Pharmacologically, the tool-kit for psychosis may have just grown a little broader, with evaluation Reference Correll, Skuban, Ouyang, Hobart, Pfister and McQuade10 of the novel compound brexpiprazole, a partial agonist at serotonin 5HT1A and dopamine D2 receptors, and an antagonist at 5HT2A and noradrenaline α1B/2C receptors. This is pharmacodynamically somewhat similar to aripiprazole, though brexpiprazole has lower dopaminergic activity and stronger serotonergic/noradrenergic antagonism than this more established agent, conceptually promising less akathisia, insomnia and nausea. Initial results were promising in a 6-week international 65-site double-blind randomised controlled study of 636 individuals with schizophrenia. Brexpiprazole was significantly superior to placebo at the two higher test doses (PANSS treatment differences −8.72 and −7.64 for 2 mg and 4 mg/day respectively), with akathisia the most common side-effect. There was moderate weight gain on the active treatment, but no significant changes in lipid or glucose levels. The effect sizes and numbers needed to treat fit with existing antipsychotics; a head-to-head medication trial is needed, and questions that remain include longer-term data (not least around side-effects) and whether ‘one more D2 modifier’ will add much to real-world clinical practice and patients' lives.
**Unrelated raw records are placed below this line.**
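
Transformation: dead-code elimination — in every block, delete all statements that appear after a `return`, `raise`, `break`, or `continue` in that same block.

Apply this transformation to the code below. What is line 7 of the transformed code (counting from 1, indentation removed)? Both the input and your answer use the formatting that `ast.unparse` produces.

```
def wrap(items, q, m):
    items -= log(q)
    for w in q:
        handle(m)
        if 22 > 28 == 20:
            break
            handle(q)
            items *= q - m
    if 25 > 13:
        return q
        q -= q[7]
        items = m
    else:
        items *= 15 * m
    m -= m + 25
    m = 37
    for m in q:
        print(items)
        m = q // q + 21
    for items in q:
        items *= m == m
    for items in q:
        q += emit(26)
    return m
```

Transformed code:
def wrap(items, q, m):
    items -= log(q)
    for w in q:
        handle(m)
        if 22 > 28 == 20:
            break
    if 25 > 13:
        return q
    else:
        items *= 15 * m
    m -= m + 25
    m = 37
    for m in q:
        print(items)
        m = q // q + 21
    for items in q:
        items *= m == m
    for items in q:
        q += emit(26)
    return m

if 25 > 13: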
Finally, scientifically one might be minded to have more optimism for Ireland, following its liberal welcoming of same-sex marriage, and perhaps less for Britain, following its election of a Conservative government. Why? The data suggest that liberals are happier than conservatives Reference Tracy, Joyce and Shergill11 (fascinatingly, a recent paper Reference Macy, DellaPosta and Shi12 confirms that liberals also drink more lattes; however, extrapolating to any causal relationship between good coffee and happiness must be regarded as speculative for now). But how might such liberal–conservative debates translate to mental health clinicians, our practice, and research? A review Reference Duarte, Crawford, Stern, Haidt, Jussim and Tetlock13 of psychological sciences has concluded that the field has lost the political diversity it once had, with data showing that 84% of psychology professors self-identify as liberal, 8% as conservative (with a voting pattern in the USA of 11: 1 Democrat to Republican). This, the authors argue, leads to an embedding of liberal values into research questions (often through value-inferring biased words such as deny, legitimise, rationalise) and an avoidance of ‘unpalatable’ topics (e.g. work on stereotypes and prejudicial attitudes). They put forward a criticism that some of this is due to a hostile and discriminatory environment for non-liberal viewpoints, and contend that an empowering of politically dissenting minorities would challenge orthodoxy and improve the quality of everyone's work. It raises the question of our biases and asks: what don't we see? This feels a little bit like Donald Rumsfeld's notorious ‘unknown unknowns’, but we trust that with regard to this column, you will tell us if we stray either side too far off-centre.